Over time, Aaron slowly learns to let other people in. He makes friends with a neighbor named Westy. He also picks up new skills both at the funeral home and away from it. For example, Barton teaches Aaron to drive, something his father could not do. By the end of the novel, the reader finally learns the source of Aaron's repressed grief and tortured mental state. As a small child, he witnessed his father murder his mother. Aaron relives this shocking tragedy in a dream sequence toward the end of the book. During that dream, he sleepwalks toward the edge of a cliff; it is not entirely clear whether he is consciously aware of this suicide or not. Perhaps the answer is something in between. In any case, he is saved by a group of paramedics who grab him before he descends to his death, echoing when police came in to save his life from his murderous father who may have also intended to kill Aaron as well.
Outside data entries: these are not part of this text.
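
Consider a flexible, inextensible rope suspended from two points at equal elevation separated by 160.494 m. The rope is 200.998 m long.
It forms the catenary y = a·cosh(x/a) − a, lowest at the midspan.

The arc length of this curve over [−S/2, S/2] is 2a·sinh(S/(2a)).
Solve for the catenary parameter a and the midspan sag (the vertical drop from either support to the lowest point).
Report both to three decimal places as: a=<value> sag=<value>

a=67.551 sag=53.541

seed: a₀ = √(S³/(24(L−S))) = √(160.494³/(24·40.504)) = 65.212917
iter 1: u=1.230538  f(a)=+3.180e+00  f'(a)=-1.441e+00  a ← 65.212917 − (+3.180e+00/-1.441e+00) = 67.419743
iter 2: u=1.190260  f(a)=+1.685e-01  f'(a)=-1.292e+00  a ← 67.419743 − (+1.685e-01/-1.292e+00) = 67.550210
iter 3: u=1.187961  f(a)=+5.321e-04  f'(a)=-1.284e+00  a ← 67.550210 − (+5.321e-04/-1.284e+00) = 67.550625
iter 4: u=1.187953  f(a)=+5.342e-09  f'(a)=-1.284e+00  a ← 67.550625 − (+5.342e-09/-1.284e+00) = 67.550625
iter 5: u=1.187953  f(a)=-2.842e-14  f'(a)=-1.284e+00  a ← 67.550625 − (-2.842e-14/-1.284e+00) = 67.550625
converged: |Δa| < 1e-12 after 5 iterations
sag = a·(cosh(S/(2a)) − 1) = 67.550625·(cosh(1.187953) − 1) = 53.540811
T_max/T_min = cosh(S/(2a)) = 1.792603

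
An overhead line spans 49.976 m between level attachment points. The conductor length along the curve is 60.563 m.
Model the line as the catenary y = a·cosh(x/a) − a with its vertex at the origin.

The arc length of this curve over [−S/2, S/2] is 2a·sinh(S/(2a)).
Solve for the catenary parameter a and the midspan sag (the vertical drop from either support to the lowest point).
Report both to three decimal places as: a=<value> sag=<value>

a=22.837 sag=15.091

seed: a₀ = √(S³/(24(L−S))) = √(49.976³/(24·10.587)) = 22.164103
iter 1: u=1.127409  f(a)=+6.936e-01  f'(a)=-1.082e+00  a ← 22.164103 − (+6.936e-01/-1.082e+00) = 22.804861
iter 2: u=1.095731  f(a)=+3.121e-02  f'(a)=-9.870e-01  a ← 22.804861 − (+3.121e-02/-9.870e-01) = 22.836486
iter 3: u=1.094214  f(a)=+6.981e-05  f'(a)=-9.825e-01  a ← 22.836486 − (+6.981e-05/-9.825e-01) = 22.836557
iter 4: u=1.094210  f(a)=+3.510e-10  f'(a)=-9.825e-01  a ← 22.836557 − (+3.510e-10/-9.825e-01) = 22.836557
iter 5: u=1.094210  f(a)=+0.000e+00  f'(a)=-9.825e-01  a ← 22.836557 − (+0.000e+00/-9.825e-01) = 22.836557
converged: |Δa| < 1e-12 after 5 iterations
sag = a·(cosh(S/(2a)) − 1) = 22.836557·(cosh(1.094210) − 1) = 15.090710
T_max/T_min = cosh(S/(2a)) = 1.660814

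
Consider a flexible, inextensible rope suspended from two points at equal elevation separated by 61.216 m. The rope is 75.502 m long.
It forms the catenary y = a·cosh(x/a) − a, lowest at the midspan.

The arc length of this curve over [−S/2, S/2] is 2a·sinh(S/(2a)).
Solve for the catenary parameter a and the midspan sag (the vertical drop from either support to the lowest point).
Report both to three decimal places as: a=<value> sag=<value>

seed: a₀ = √(S³/(24(L−S))) = √(61.216³/(24·14.286)) = 25.866429
iter 1: u=1.183310  f(a)=+1.034e+00  f'(a)=-1.267e+00  a ← 25.866429 − (+1.034e+00/-1.267e+00) = 26.682541
iter 2: u=1.147117  f(a)=+5.096e-02  f'(a)=-1.145e+00  a ← 26.682541 − (+5.096e-02/-1.145e+00) = 26.727045
iter 3: u=1.145207  f(a)=+1.379e-04  f'(a)=-1.139e+00  a ← 26.727045 − (+1.379e-04/-1.139e+00) = 26.727166
iter 4: u=1.145202  f(a)=+1.017e-09  f'(a)=-1.139e+00  a ← 26.727166 − (+1.017e-09/-1.139e+00) = 26.727166
iter 5: u=1.145202  f(a)=-1.421e-14  f'(a)=-1.139e+00  a ← 26.727166 − (-1.421e-14/-1.139e+00) = 26.727166
converged: |Δa| < 1e-12 after 5 iterations
sag = a·(cosh(S/(2a)) − 1) = 26.727166·(cosh(1.145202) − 1) = 19.527341
T_max/T_min = cosh(S/(2a)) = 1.730618

a=26.727 sag=19.527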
At the end of the book, after Aaron faces his buried trauma and grief, the funeral home gets a call about a small child who has died after falling into a water tank and drowning. The boy is around the same age that Aaron was when his mother was murdered. Aaron sees himself in the boy, the implicit suggestion being Aaron essentially died on the day he witnessed that horrifying act of violence against his mother. On the other hand, perhaps it suggests that was the day Aaron's childhood or innocence died. Alternatively, a third option is that it is the vision of the boy struggling to keep his head above water in the tank that most reminds Aaron of himself. "I'm the drowning boy," Aaron says. "I've been drowning for years."

The Dead I Know is a startlingly intense book about overcoming grief, cruelly but honestly, suggesting that some traumas can never be fully overcome.